Saturday, August 13, 2011

25 albums. #24: A Singsong and a Scrap by Chumbawamba

I think it's a pretty common thing for people to experience some sort of "musical awakening" in college when they begin to listen to lots of protest-heavy folk music. Pete Seeger, Bob Dylan, Joan Baez, Woody Guthrie, you know the drill. Some people have this experience in high school and they usually think they're better than everyone else.


Anywho, I mention all this because I did not have that same introduction to the realm of protest folk music. I had Chumbawamba's 2005 album, A Singsong and a Scrap.
Yes, the very same Chumbawamba that you're
thinking of. Let's please move on now.
During my sophomore year of college, I was beginning to listen to a lot of bands of the folk punk variety but Chumbawamba's A Singsong and a Scrap was my first real folk album. No singing out of key or songs that are only 80 seconds in length here. Singsong is 43 minutes of sweet and soft songs that pack a powerful punch. I had heard similar stuff to this when I first heard it, but it had never really sparked an interest in me until I listened to this album. Filled with flutes, whistles, cellos, pianos, even a few a capella tracks, this was all stuff I had heard before but never in a way that made me want to hear it over and over.

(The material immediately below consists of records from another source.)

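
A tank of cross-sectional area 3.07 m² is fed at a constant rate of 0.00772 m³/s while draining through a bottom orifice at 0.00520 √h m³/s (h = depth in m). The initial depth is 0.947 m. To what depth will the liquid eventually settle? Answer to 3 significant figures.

2.20 m

Mass balance (ρ constant): A dh/dt = Q_in − 0.00520 √h. At steady state dh/dt = 0:
Q_in = 0.00520 √h_ss ⇒ √h_ss = 0.00772/0.00520 = 1.4846.
h_ss = 1.4846² = 2.2041 m. (Since h₀ = 0.947 m < h_ss, the level will rise toward this value.)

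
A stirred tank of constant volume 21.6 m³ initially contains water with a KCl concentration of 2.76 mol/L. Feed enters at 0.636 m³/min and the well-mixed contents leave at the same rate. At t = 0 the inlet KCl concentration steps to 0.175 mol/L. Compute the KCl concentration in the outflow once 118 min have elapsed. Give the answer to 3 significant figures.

Unsteady species balance (constant V, well mixed): V dC/dt = Q(C_in − C).
Time constant τ = V/Q = 21.6/0.636 = 33.962 min.
Integrating: C(t) = C_in + (C₀ − C_in) e^(−t/τ).
C(118) = 0.175 + (2.76 − 0.175)·e^(−118/33.962) = 0.175 + (2.5850)·0.030979 = 0.25508 mol/L.

0.255 mol/L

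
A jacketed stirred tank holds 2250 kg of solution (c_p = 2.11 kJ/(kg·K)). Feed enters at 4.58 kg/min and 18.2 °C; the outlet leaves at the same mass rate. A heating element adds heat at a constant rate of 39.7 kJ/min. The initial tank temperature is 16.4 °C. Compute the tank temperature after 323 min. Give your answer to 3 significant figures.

19.2 °C

M c_p dT/dt = ṁ c_p (T_in − T) + Q̇.
τ = M/ṁ = 491.27 min; T_ss = T_in + Q̇/(ṁ c_p) = 18.2 + 39.7/(4.58·2.11) = 22.308 °C.
Integrating: T(t) = T_ss + (T₀ − T_ss) e^(−t/τ).
T(323) = 22.308 + (-5.9081)·e^(−323/491.27) = 22.308 + (-5.9081)·0.51815 = 19.247 °C.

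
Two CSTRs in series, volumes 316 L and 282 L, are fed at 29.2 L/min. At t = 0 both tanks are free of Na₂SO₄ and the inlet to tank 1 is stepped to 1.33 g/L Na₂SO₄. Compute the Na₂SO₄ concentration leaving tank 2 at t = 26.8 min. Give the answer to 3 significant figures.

Species balance on tank i: dCᵢ/dt = (Cᵢ₋₁ − Cᵢ)/τᵢ with τᵢ = Vᵢ/Q.
τ₁ = 316/29.2 = 10.822 min; τ₂ = 282/29.2 = 9.6575 min.
Solving the cascade with C₁(0)=C₂(0)=0 gives C₂(t) = C_in[1 − (τ₁ e^(−t/τ₁) − τ₂ e^(−t/τ₂))/(τ₁ − τ₂)].
At t = 26.8: e^(−t/τ₁) = 0.084041, e^(−t/τ₂) = 0.062347.
C₂ = 1.33·[1 − (10.822·0.084041 − 9.6575·0.062347)/(1.1644)] = 1.33·0.73603 = 0.97892 g/L.

0.979 g/L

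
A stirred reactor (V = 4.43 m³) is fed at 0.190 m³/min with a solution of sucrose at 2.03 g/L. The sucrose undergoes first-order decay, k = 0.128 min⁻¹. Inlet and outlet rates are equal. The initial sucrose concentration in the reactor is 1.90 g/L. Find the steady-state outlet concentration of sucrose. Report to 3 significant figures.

Accumulation = in − out − consumed: V dC/dt = Q C_in − Q C − k V C.
At steady state: 0 = Q C_in − (Q + kV) C_ss, so C_ss = Q C_in/(Q + kV).
C_ss = 0.190·2.03/(0.190 + 0.128·4.43) = 0.38570/0.75704 = 0.50948 g/L.

0.509 g/L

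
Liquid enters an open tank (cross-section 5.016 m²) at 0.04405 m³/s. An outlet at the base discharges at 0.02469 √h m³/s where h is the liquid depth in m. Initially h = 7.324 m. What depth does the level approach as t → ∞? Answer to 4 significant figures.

3.183 m

A dh/dt = Q_in − 0.02469 √h. Steady state requires inflow = outflow:
Q_in = 0.02469 √h_ss ⇒ √h_ss = 0.04405/0.02469 = 1.78412.
h_ss = 1.78412² = 3.18310 m. (Since h₀ = 7.324 m > h_ss, the level will fall toward this value.)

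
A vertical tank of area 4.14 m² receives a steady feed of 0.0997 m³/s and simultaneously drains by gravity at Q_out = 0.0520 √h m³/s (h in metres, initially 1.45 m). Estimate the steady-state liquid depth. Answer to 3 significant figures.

3.68 m

Level balance: A dh/dt = 0.0997 − 0.0520 √h. Setting dh/dt = 0:
Q_in = 0.0520 √h_ss ⇒ √h_ss = 0.0997/0.0520 = 1.9173.
h_ss = 1.9173² = 3.6761 m. (Since h₀ = 1.45 m < h_ss, the level will rise toward this value.)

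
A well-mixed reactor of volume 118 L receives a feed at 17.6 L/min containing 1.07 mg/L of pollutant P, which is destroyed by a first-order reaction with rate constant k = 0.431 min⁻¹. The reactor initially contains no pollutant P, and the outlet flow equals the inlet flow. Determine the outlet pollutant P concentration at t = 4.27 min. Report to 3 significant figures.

Accumulation = in − out − consumed: V dC/dt = Q C_in − Q C − k V C.
dC/dt = (Q/V) C_in − (Q/V + k) C; effective rate a = Q/V + k = 0.14915 + 0.431 = 0.58015 min⁻¹.
C_ss = Q C_in/(Q + kV) = 0.27509 mg/L; C(t) = C_ss + (C₀ − C_ss) e^(−a t).
C(4.27) = 0.27509 + (-0.27509)·e^(−0.58015·4.27) = 0.27509 + (-0.27509)·0.083974 = 0.25199 mg/L.

0.252 mg/L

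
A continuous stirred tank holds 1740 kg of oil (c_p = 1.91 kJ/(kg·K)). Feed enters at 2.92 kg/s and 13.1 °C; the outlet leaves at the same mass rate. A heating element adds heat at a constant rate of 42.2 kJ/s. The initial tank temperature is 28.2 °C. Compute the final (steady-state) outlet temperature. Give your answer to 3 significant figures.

20.7 °C

M c_p dT/dt = ṁ c_p (T_in − T) + Q̇.
At steady state dT/dt = 0 ⇒ T_ss = T_in + Q̇/(ṁ c_p) = 13.1 + 42.2/(2.92·1.91) = 20.667 °C.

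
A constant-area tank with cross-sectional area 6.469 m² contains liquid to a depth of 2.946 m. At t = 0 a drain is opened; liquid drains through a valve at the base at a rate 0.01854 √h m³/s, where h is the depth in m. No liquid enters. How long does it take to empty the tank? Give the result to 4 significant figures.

Mass balance (ρ constant): A dh/dt = −0.01854 √h.
∫ h^(−1/2) dh = −(0.01854/A) ∫ dt, giving 2√h = 2√h₀ − (0.01854/A) t.
Set h = 0: 2√h₀ = (0.01854/A) t_empty ⇒ t_empty = 2A√h₀/0.01854.
t_empty = 2·6.469·√2.946/0.01854 = 12.9380·1.71639/0.01854 = 1197.77 s.

1198 s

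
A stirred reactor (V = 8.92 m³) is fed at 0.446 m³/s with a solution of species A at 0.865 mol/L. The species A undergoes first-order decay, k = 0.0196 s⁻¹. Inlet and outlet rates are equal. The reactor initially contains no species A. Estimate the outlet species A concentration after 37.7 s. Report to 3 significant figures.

0.576 mol/L

Accumulation = in − out − consumed: V dC/dt = Q C_in − Q C − k V C.
dC/dt = (Q/V) C_in − (Q/V + k) C; effective rate a = Q/V + k = 0.050000 + 0.0196 = 0.069600 s⁻¹.
C_ss = Q C_in/(Q + kV) = 0.62141 mol/L; C(t) = C_ss + (C₀ − C_ss) e^(−a t).
C(37.7) = 0.62141 + (-0.62141)·e^(−0.069600·37.7) = 0.62141 + (-0.62141)·0.072518 = 0.57634 mol/L.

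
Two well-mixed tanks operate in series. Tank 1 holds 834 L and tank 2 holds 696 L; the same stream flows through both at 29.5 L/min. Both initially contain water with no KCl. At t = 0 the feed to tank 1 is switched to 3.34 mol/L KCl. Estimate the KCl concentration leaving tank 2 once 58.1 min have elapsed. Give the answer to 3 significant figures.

2.19 mol/L

Each tank obeys Vᵢ dCᵢ/dt = Q(Cᵢ₋₁ − Cᵢ), so τᵢ = Vᵢ/Q.
τ₁ = 834/29.5 = 28.271 min; τ₂ = 696/29.5 = 23.593 min.
Tank 1: C₁ = C_in(1 − e^(−t/τ₁)). Tank 2 (τ₁ ≠ τ₂): C₂ = C_in[1 − (τ₁ e^(−t/τ₁) − τ₂ e^(−t/τ₂))/(τ₁ − τ₂)].
At t = 58.1: e^(−t/τ₁) = 0.12808, e^(−t/τ₂) = 0.085216.
C₂ = 3.34·[1 − (28.271·0.12808 − 23.593·0.085216)/(4.6780)] = 3.34·0.65573 = 2.1901 mol/L.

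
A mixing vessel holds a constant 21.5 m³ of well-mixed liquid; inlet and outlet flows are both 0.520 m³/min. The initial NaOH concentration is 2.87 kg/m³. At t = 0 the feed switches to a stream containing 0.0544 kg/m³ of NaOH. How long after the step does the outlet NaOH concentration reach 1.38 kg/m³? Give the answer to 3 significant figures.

31.1 min

Species balance: V dC/dt = Q(C_in − C) ⇒ τ = V/Q = 41.346 min.
C(t) = C_in + (C₀ − C_in) e^(−t/τ). Set C = 1.38 and solve for t:
e^(−t/τ) = (C − C_in)/(C₀ − C_in) = (1.38 − 0.0544)/(2.87 − 0.0544) = 0.47081
t = −τ ln(…) = 41.346 × 0.75331 = 31.146 min.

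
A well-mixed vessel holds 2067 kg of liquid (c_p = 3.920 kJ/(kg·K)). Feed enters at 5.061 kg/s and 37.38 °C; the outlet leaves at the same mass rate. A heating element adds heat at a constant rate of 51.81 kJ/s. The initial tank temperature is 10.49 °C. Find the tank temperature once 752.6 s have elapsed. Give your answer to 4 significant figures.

Energy balance: M c_p dT/dt = ṁ c_p (T_in − T) + 51.81.
Rearrange: dT/dt = (T_ss − T)/τ with τ = M/ṁ = 408.417 s and T_ss = T_in + Q̇/(ṁ c_p) = 39.9915 °C.
Integrating: T(t) = T_ss + (T₀ − T_ss) e^(−t/τ).
T(752.6) = 39.9915 + (-29.5015)·e^(−752.6/408.417) = 39.9915 + (-29.5015)·0.158386 = 35.3189 °C.

35.32 °C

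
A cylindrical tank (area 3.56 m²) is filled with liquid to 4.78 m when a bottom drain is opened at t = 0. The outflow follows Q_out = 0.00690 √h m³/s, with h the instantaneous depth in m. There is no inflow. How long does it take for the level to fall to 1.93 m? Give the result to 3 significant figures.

822 s

With no inflow, A dh/dt = −0.00690 √h.
Separate and integrate: 2(√h − √h₀) = −(0.00690/A) t.
t = 2A(√h₀ − √h)/0.00690 = 2·3.56·(√4.78 − √1.93)/0.00690
  = 7.1200 × (2.1863 − 1.3892) / 0.00690 = 822.49 s.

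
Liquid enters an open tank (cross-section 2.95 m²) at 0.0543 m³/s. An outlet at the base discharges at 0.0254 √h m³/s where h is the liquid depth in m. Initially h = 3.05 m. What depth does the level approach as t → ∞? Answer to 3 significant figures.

A dh/dt = Q_in − 0.0254 √h. Steady state requires inflow = outflow:
Q_in = 0.0254 √h_ss ⇒ √h_ss = 0.0543/0.0254 = 2.1378.
h_ss = 2.1378² = 4.5702 m. (Since h₀ = 3.05 m < h_ss, the level will rise toward this value.)

4.57 m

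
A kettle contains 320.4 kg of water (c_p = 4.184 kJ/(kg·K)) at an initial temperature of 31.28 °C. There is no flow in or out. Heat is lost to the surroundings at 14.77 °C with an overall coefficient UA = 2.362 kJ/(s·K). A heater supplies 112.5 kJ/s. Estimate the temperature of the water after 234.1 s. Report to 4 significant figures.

41.80 °C

Energy balance: M c_p dT/dt = −UA(T − T_amb) + Q̇.
dT/dt = (T_ss − T)/τ with T_ss = T_amb + Q̇/UA = 14.77 + 112.5/2.362 = 62.3991 °C, τ = M c_p/UA = 320.4·4.184/2.362 = 567.550 s.
Solution: T(t) = T_ss + (T₀ − T_ss) e^(−t/τ).
T(234.1) = 62.3991 + (-31.1191)·0.662010 = 41.7980 °C.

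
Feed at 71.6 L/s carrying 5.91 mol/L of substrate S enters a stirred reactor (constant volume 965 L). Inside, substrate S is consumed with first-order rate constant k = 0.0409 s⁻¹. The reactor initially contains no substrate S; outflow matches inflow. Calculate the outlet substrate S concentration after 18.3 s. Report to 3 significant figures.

3.35 mol/L

V dC/dt = Q(C_in − C) − k V C.
dC/dt = (Q/V) C_in − (Q/V + k) C; effective rate a = Q/V + k = 0.074197 + 0.0409 = 0.11510 s⁻¹.
C_ss = Q C_in/(Q + kV) = 3.8099 mol/L; C(t) = C_ss + (C₀ − C_ss) e^(−a t).
C(18.3) = 3.8099 + (-3.8099)·e^(−0.11510·18.3) = 3.8099 + (-3.8099)·0.12169 = 3.3462 mol/L.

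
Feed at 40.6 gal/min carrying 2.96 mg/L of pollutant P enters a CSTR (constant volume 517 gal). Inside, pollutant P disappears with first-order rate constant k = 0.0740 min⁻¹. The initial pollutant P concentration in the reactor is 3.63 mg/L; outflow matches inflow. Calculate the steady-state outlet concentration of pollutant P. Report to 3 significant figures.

1.52 mg/L

V dC/dt = Q(C_in − C) − k V C.
At steady state: 0 = Q C_in − (Q + kV) C_ss, so C_ss = Q C_in/(Q + kV).
C_ss = 40.6·2.96/(40.6 + 0.0740·517) = 120.18/78.858 = 1.5240 mg/L.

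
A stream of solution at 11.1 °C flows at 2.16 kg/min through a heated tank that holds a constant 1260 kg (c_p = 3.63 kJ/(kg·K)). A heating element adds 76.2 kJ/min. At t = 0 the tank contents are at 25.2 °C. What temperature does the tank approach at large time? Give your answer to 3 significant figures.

First-law balance (no shaft work): M c_p dT/dt = ṁ c_p (T_in − T) + 76.2.
At steady state dT/dt = 0 ⇒ T_ss = T_in + Q̇/(ṁ c_p) = 11.1 + 76.2/(2.16·3.63) = 20.818 °C.

20.8 °C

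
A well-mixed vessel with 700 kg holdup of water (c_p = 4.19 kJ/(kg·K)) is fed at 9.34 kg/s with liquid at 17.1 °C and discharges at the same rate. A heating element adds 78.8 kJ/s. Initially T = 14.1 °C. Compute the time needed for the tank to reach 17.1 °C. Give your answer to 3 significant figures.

68.4 s

Energy balance: M c_p dT/dt = ṁ c_p (T_in − T) + 78.8.
τ = M/ṁ = 74.946 s; T_ss = T_in + Q̇/(ṁ c_p) = 19.114 °C.
T(t) = T_ss + (T₀ − T_ss) e^(−t/τ). Set T = 17.1:
e^(−t/τ) = (17.1 − 19.114)/(14.1 − 19.114) = 0.40162
t = −74.946 · ln(0.40162) = 68.369 s.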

Lyrically the album has a very strong socio-political theme going on- something that Chumbawamba is known for. There are two covers (both a capella, the Clash's Bankrobber and  a rearrangement of the Italian song Bella Ciao). A lot of the lyrics are focused specifically on events that have occurred in Europe, specifically the UK (I wonder what the band thinks about the current riots), so while I can't necessarily relate to the specifics, it did show me a softer side to the revolution that speaks just as loud.